Now, while Moses was up on the mountain learning all of these things about God being transcendent, the only one worthy of worship, who ought not be misrepresented, manipulated, or wrongfully invoked, the Israelites were downstairs, misrepresenting and attempting to manipulate and wrongfully invoke God. That is, while they sure were glad that God delivered them from Egypt, life in the desert was unpleasant, and they wanted him to get the lead out; he was taking too long up on that mountain with Moses. They made a calf out of the gold they had lying around. They didn't think that a literal calf had rescued them from Egypt, but they identified the calf statue with the divine power behind that deliverance. They didn't quit God and try to go shopping for a new god, they wanted to control their patron deity.

At its best, the church builds grand cathedrals with tall steeples, reminding us that God doesn't live in the building but over it. The church must remind us that God can not be apprehended.

People gather around positive statements, though. I like God, but I'd like him better if I could see him, and I'd like him best if I could make him in my own image. Books about what God is like and how to get what you want from him sell better than books about how you don't know as much about God as you'd like but you ought to trust him through uncertainty, rather than trying to push him around like he's your butler.

Martin Luther rightly stated that no one can break any of God's laws without first breaking the first commandment. People misrepresent God when they would rather be worshipping another god, they manipulate God when they want him to give them something more important to them than God himself, when this other end becomes their real god, and they misuse God's name when they think they know better than God how he ought to do his job.
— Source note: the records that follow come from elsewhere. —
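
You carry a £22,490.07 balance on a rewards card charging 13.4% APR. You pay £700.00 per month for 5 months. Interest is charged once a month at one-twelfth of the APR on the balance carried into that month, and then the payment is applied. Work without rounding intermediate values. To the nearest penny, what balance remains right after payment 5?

£20,195.08

Monthly rate r = 13.4%/12 = 1.11667% = 0.0111667.
Each month: B ← B·(1+r) − £700.00.
Month 1: interest £251.14; balance after payment £22,041.21.
Month 2: interest £246.13; balance after payment £21,587.34.
Month 3: interest £241.06; balance after payment £21,128.39.
Month 4: interest £235.93; balance after payment £20,664.33.
Month 5: interest £230.75; balance after payment £20,195.08.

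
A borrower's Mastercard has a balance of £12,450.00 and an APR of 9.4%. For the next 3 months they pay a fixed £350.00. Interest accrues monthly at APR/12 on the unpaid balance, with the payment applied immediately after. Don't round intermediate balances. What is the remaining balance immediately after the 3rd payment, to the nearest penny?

Monthly rate r = 9.4%/12 = 0.783333% = 0.00783333.
Each month: B ← B·(1+r) − £350.00.
Month 1: interest £97.52; balance after payment £12,197.52.
Month 2: interest £95.55; balance after payment £11,943.07.
Month 3: interest £93.55; balance after payment £11,686.63.

£11,686.63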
*This misunderstanding of the Ten Commandments might well simply be my own, I mean no disrespect to my Sunday school teacher. In fact, Miss Letty was actually a very good Sunday School teacher; she didn't just teach us Bible stories, she taught us the Bible, and how it tells one story over and over, from beginning to end. Every Sunday morning, we would pray for missionaries all over the world. If she did slightly misinterpret the first three commandments, she wasn't doing much worse than the authors of the Westminster Catechism***.
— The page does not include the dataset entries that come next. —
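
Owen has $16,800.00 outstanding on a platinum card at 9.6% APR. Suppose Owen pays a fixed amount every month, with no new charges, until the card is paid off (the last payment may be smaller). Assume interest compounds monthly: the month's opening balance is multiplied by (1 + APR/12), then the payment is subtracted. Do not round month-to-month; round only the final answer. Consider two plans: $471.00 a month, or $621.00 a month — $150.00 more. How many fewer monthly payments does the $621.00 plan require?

Monthly rate r = 9.6%/12 = 0.8% = 0.008.
At $471.00/mo: n = ⌈−ln(1 − rB₀/P)/ln(1+r)⌉ = 43 payments (last $77.08); total interest = total paid − $16,800.00 = $3,059.08.
At $621.00/mo: 31 payments (last $378.07); total interest $2,208.07.
Payments saved = 43 − 31 = 12.

12 fewer payments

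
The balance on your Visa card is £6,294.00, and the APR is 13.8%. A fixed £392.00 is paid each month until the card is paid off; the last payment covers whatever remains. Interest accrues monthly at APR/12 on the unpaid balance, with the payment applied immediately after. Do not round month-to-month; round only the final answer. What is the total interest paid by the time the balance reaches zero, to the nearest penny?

£704.46

Monthly rate r = 13.8%/12 = 1.15% = 0.0115.
Payoff takes n = ⌈−ln(1 − rB₀/P)/ln(1+r)⌉ = ⌈17.852⌉ = 18 payments; the last is £334.46.
Total paid = 17·£392.00 + £334.46 = £6,998.46.
Total interest = total paid − principal = £6,998.46 − £6,294.00 = £704.46.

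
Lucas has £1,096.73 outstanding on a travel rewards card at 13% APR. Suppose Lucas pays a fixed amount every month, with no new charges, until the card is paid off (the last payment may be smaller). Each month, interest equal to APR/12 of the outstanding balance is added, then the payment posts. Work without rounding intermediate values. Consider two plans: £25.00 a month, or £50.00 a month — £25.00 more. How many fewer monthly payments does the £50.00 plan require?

Monthly rate r = 13%/12 = 1.08333% = 0.0108333.
At £25.00/mo: n = ⌈−ln(1 − rB₀/P)/ln(1+r)⌉ = 60 payments (last £21.14); total interest = total paid − £1,096.73 = £399.41.
At £50.00/mo: 26 payments (last £9.04); total interest £162.31.
Payments saved = 60 − 26 = 34.

34 fewer payments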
**There are a couple of tangled-up things here. What I'm calling the first and second commandments are actually intertwined, textually. Verse 3 is clearly about the first commandment, and verse 4 is clearly about the second, but verses 5 and 6 most clearly apply to what I'm reading as the first commandment. I think this entanglement is due to a second issue of entanglement. That is, not many people in the Old Testament Jewish culture would have worshipped God with idols, nor would they have worshipped other gods but eschewed idols: in general, the first two commandments were violated simultaneously. The exceptions that come to mind are the golden calf (Exodus 32) and Nehushtan, the bronze serpent (II Kings 18:1-4), where symbols were used wrongly to worship God, rather than to other gods.
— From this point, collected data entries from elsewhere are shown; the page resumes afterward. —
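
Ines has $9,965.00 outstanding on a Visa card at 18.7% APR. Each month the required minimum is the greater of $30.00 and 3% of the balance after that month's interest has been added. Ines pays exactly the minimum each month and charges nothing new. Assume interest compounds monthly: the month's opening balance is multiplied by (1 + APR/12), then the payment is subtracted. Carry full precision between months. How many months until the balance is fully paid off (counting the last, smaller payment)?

Monthly rate r = 18.7%/12 = 1.55833% = 0.0155833.
While 3% of the post-interest balance exceeds $30.00, each month B ← (B·(1+r))·(1 − 0.03), i.e. B shrinks by the factor (1+r)·0.97 = 0.98512.
This holds for months 1–155. Entering month 156 the balance is $975.01; 3% of the post-interest balance is now below $30.00, so the flat $30.00 minimum applies from here.
From month 156 a fixed $30.00 at rate r clears $975.01 in 46 more payments. Total: 155 + 46 = 201 months.

201 months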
***For Presbyterian and Anglican Nerds:
The Westminster Catechism exegetes the first and third commandments quite well, but horribly botches the explanation of the second (Q109 in the Larger, Q51 in the Shorter), using it to justify the regulative principle of worship, that is, that God should only be worshipped by the means he himself proscribed. The second commandment doesn't quite say that; it condemns a specific practice. In its condemnation of something that God himself does not, the Westminster Catechism misrepresents God's will, and, on this point, is, ironically, idolatrous.